SAN FRANCISCO — A former East Bay resident who was extradited back to the United States after fleeing to Honduras has been sentenced to five years for fentanyl trafficking, court records show.
Gustavo Erazo was sentenced earlier this month by Senior U.S. District Judge Charles Breyer, court records show. Erazo was indicted with two others in 2023, after a series of federal raids the previous year, targeting a drug ring’s stash houses in Oakland and Berkeley.
Approximately 15 pounds of the deadly drug were found at the Berkeley stash house, and about one-and-a-half pounds were found at Erazo’s Oakland home, prosecutors said. All told, more than $50,086 in cash was also seized, most of which was in the possession of one of Erazo’s co-defendants.
Erazo’s case was highlighted by the U.S. Department of Justice last year, after he was extradited from Honduras to face charges in the Bay Area. Erazo’s co-defendants, Melvin Diaz-Arteaga and Luis Erazo-Centeno, were sentenced to 78 and 56 months in federal prison, respectively.

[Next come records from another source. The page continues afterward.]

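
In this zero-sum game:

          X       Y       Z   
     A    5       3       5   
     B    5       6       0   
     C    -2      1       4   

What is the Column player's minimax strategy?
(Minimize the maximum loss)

Column should play X or Z (all achieve the minimum), value = 5

Work:
Column player minimizes Row's maximum payoff:
Column X: max payoff to Row = 5
Column Y: max payoff to Row = 6
Column Z: max payoff to Row = 5
Minimum is 5, achieved by columns X, Z (tied).
Each of X or Z is a minimax strategy.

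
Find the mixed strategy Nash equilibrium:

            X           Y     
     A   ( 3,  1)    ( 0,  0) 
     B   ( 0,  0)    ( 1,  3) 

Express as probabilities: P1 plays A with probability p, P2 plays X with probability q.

p = 0.75, q = 0.25

Work:
Find probabilities that make opponent indifferent:
P2 chooses q to make P1 indifferent between A and B
P1 chooses p to make P2 indifferent between X and Y
Mixed NE: P1 plays (A: 0.75, B: 0.25), P2 plays (X: 0.25, Y: 0.75)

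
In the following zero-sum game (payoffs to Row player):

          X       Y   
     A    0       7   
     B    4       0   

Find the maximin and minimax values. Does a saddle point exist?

Maximin = 0, Minimax = 4, Saddle: False

Work:
Row minimums: [0, 0] → maximin = 0
Column maximums: [4, 7] → minimax = 4
No saddle point (maximin ≠ minimax). Mixed strategy needed.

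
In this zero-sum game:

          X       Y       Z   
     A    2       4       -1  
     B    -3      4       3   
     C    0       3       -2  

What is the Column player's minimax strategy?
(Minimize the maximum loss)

Column should play X, value = 2

Work:
Column player minimizes Row's maximum payoff:
Column X: max payoff to Row = 2
Column Y: max payoff to Row = 4
Column Z: max payoff to Row = 3
Minimum is 2, achieved by column X.
Minimax strategy: X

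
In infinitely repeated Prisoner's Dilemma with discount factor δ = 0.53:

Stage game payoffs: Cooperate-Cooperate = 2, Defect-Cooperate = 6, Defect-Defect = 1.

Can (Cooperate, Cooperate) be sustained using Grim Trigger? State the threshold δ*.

δ* = 0.8; since δ = 0.53 < 0.8, cooperation cannot be sustained

Work:
For Grim Trigger:
Cooperate forever: 2/(1-δ)
Defect then punished: 6 + 1·δ/(1-δ)
Need: 2/(1-δ) ≥ 6 + 1·δ/(1-δ)
Solving: δ ≥ (T-R)/(T-P) = (6-2)/(6-1) = 0.8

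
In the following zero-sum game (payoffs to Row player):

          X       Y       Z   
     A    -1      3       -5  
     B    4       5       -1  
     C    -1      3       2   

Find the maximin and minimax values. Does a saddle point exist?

Maximin = -1, Minimax = 2, Saddle: False

Work:
Row minimums: [-5, -1, -1] → maximin = -1
Column maximums: [4, 5, 2] → minimax = 2
No saddle point (maximin ≠ minimax). Mixed strategy needed.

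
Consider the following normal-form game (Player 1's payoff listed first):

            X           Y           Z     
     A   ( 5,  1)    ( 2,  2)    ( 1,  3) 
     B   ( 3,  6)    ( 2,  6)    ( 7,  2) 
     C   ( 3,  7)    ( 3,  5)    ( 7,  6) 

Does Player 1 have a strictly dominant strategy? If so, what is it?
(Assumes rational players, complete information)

No strictly dominant strategy exists for Player 1

Work:
A strategy strictly dominates another if it gives a strictly higher payoff against every opponent action. Compare each pair of P1's strategies column-by-column:
  A vs B: [5 vs 3, 2 vs 2, 1 vs 7] → A does not strictly dominate B (column Y: 2 ≤ 2)
  A vs C: [5 vs 3, 2 vs 3, 1 vs 7] → A does not strictly dominate C (column Y: 2 ≤ 3)
  B vs A: [3 vs 5, 2 vs 2, 7 vs 1] → B does not strictly dominate A (column X: 3 ≤ 5)
  B vs C: [3 vs 3, 2 vs 3, 7 vs 7] → B does not strictly dominate C (column X: 3 ≤ 3)
  C vs A: [3 vs 5, 3 vs 2, 7 vs 1] → C does not strictly dominate A (column X: 3 ≤ 5)
  C vs B: [3 vs 3, 3 vs 2, 7 vs 7] → C does not strictly dominate B (column X: 3 ≤ 3)
No single strategy strictly dominates all others → no strictly dominant strategy.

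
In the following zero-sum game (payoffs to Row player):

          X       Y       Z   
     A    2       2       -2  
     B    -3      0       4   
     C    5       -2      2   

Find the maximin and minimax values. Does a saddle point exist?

Maximin = -2, Minimax = 2, Saddle: False

Work:
Row minimums: [-2, -3, -2] → maximin = -2
Column maximums: [5, 2, 4] → minimax = 2
No saddle point (maximin ≠ minimax). Mixed strategy needed.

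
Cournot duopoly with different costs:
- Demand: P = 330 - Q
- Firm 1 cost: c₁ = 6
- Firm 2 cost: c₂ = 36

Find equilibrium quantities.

q₁* = 118.0, q₂* = 88.0

Work:
Reaction: q₁ = (330 - 6 - q₂)/2
Reaction: q₂ = (330 - 36 - q₁)/2
Solve simultaneously:
q₁* = (330 - 2×6 + 36)/3 = 118.0
q₂* = (330 - 2×36 + 6)/3 = 88.0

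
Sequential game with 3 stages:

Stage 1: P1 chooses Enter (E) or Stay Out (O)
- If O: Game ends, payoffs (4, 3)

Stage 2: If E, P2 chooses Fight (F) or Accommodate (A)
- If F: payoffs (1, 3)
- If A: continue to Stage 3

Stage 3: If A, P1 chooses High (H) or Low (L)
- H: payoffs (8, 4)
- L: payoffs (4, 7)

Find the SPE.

SPE: (E, A, H); Outcome (8, 4)

Work:
Stage 3: P1 chooses H (8 vs 4)
Stage 2: P2: F->3, A->4 (anticipating H). Choose A
Stage 1: P1: O->4, E->8 (anticipating A, H). Choose E
SPE path: E -> A -> H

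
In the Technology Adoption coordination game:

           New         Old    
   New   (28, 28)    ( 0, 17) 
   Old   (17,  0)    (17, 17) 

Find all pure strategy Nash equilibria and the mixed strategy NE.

Pure NE: (New, New) and (Old, Old); Mixed NE: p = 0.6071, q = 0.6071

Work:
Check pure NE:
(New, New): (28, 28) - no unilateral deviation beneficial
(Old, Old): (17, 17) - no unilateral deviation beneficial
Mixed NE: P1 plays New with p = 0.6071, P2 plays New with q = 0.6071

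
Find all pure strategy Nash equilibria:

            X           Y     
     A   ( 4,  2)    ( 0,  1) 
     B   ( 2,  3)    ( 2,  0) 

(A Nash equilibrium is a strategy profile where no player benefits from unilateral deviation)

Nash equilibrium: (A, X)

Work:
Best responses:
  P1 vs X: payoffs [4, 2] → best response A (payoff 4)
  P1 vs Y: payoffs [0, 2] → best response B (payoff 2)
  P2 vs A: payoffs [2, 1] → best response X (payoff 2)
  P2 vs B: payoffs [3, 0] → best response X (payoff 3)
Mutual best responses: (A,X) → Nash equilibria.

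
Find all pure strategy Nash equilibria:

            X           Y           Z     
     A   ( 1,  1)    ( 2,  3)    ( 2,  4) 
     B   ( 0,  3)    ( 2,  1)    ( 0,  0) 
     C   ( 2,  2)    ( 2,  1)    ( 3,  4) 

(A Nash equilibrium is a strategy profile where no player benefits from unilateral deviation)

Nash equilibrium: (C, Z)

Work:
Best responses:
  P1 vs X: payoffs [1, 0, 2] → best response C (payoff 2)
  P1 vs Y: payoffs [2, 2, 2] → best response A/B/C (payoff 2)
  P1 vs Z: payoffs [2, 0, 3] → best response C (payoff 3)
  P2 vs A: payoffs [1, 3, 4] → best response Z (payoff 4)
  P2 vs B: payoffs [3, 1, 0] → best response X (payoff 3)
  P2 vs C: payoffs [2, 1, 4] → best response Z (payoff 4)
Mutual best responses: (C,Z) → Nash equilibria.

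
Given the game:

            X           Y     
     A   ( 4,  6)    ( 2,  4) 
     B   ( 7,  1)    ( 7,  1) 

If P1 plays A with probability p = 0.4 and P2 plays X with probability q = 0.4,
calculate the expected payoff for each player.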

In court filings, Erazo’s attorney described his tragic background and argued for leniency, writing that Erazo, “was born in Honduras and raised, along with five siblings, in extreme poverty; he recounted that he was forced to start working at age 10 and went hungry at times,” then lost his brother to gun violence at age 12.
Erazo came to the United States in 2000, spending time in Georgia, taking a brief return to Honduras to be with his family, then coming to San Francisco, where he began selling fentanyl in the city’s Tenderloin neighborhood, according to court records.
“When you do things that you know aren’t right, it’s not because you want to do something bad, but it’s just necessity,” Erazo told his probation officer, according to the defense sentencing memo. “I didn’t have a place to live. I wish I had been able to do something else for money.”